Common open chromatin sites in αTC1 and βTC6 demonstrate robust enrichment for T2D GWAS SNPs. (a) Cartoon schematic detailing the liftover analysis conducted from mouse genome (mm9) to human genome (hg19) using bnMapper and SNP enrichment analysis using GREGOR (Methods). (b) Scatterplot illustrating the false discovery rate (FDR) adjusted p-value enrichment scores for each category of GWAS SNPs in common distal peaks (y-axis) and βTC6-specific distal peaks (x-axis). Names of the GWAS categories that passed significance threshold (FDR < 10%) are displayed on the plot and the points for these categories are represented in red. (c) Barplots of FDR enrichment scores of GWAS SNPs for T2D and fasting glucose categories in each peak set.
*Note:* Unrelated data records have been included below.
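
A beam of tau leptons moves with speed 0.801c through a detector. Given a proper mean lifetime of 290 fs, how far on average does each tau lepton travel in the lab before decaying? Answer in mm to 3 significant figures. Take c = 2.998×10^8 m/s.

γ = 1/√(1 − 0.801²) = 1.6704
Dilated lifetime: Δt = γτ₀ = 1.6704 × 290 fs = 484.41 fs
d = vΔt = 0.801c × 484.41 fs = 2.4014×10^8 m/s × 4.8441×10^-13 s = 0.116 mm

d ≈ 0.116 mm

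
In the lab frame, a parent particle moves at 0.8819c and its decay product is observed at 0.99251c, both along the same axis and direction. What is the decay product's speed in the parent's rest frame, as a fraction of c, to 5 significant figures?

Inverse velocity addition: u' = (u − v)/(1 − uv/c²)
= (0.99251 − 0.8819)/(1 − 0.99251×0.8819) = 0.11061/0.1247054 = 0.88697

u' ≈ 0.88697c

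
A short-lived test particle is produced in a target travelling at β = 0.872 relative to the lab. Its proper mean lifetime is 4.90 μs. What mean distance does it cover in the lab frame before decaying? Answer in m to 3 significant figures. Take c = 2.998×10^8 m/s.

γ = 1/√(1 − 0.872²) = 2.0429
Dilated lifetime: Δt = γτ₀ = 2.0429 × 4.90 μs = 10.010 μs
d = vΔt = 0.872c × 10.010 μs = 2.6143×10^8 m/s × 1.0010×10^-5 s = 2620 m

d ≈ 2620 m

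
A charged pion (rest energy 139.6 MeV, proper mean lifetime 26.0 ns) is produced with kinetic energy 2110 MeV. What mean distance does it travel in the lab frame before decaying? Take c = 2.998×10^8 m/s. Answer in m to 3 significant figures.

γ = 1 + K/(m₀c²) = 1 + 2110/139.6 = 16.115
β = √(1 − 1/γ²) = 0.99807
Dilated lifetime: γτ₀ = 16.115 × 26.0 ns = 418.98 ns
d = βc·γτ₀ = 0.99807 × (2.998×10^8 m/s) × 4.1898×10^-7 s = 125 m

d ≈ 125 m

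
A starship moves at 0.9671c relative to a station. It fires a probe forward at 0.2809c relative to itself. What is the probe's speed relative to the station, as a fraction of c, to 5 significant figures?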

Horizontal dashed red line indicates an FDR threshold of 10%. (d) UCSC genome browser view of a βTC6-specific distal peak at GLIS3 directly overlapping rs4237150, a GWAS SNP associated with fasting plasma glucose levels. (e) UCSC genome browser view of a common distal peak at the ZMIZ1 locus overlapping a SNP that is in LD with a T2D associated SNP (rs12571751; indicated by bold and asterisk). Human islet stretch enhancer (SE) and chromatin state information were obtained from Parker et al.. 100 Vertebrates Basewise Conservation by Phylop and MultiZ Alignments of 100 Vertebrates tracks are provided to illustrate the sequence conservation for the highlighted ATAC-seq peaks between human, mouse, and other species.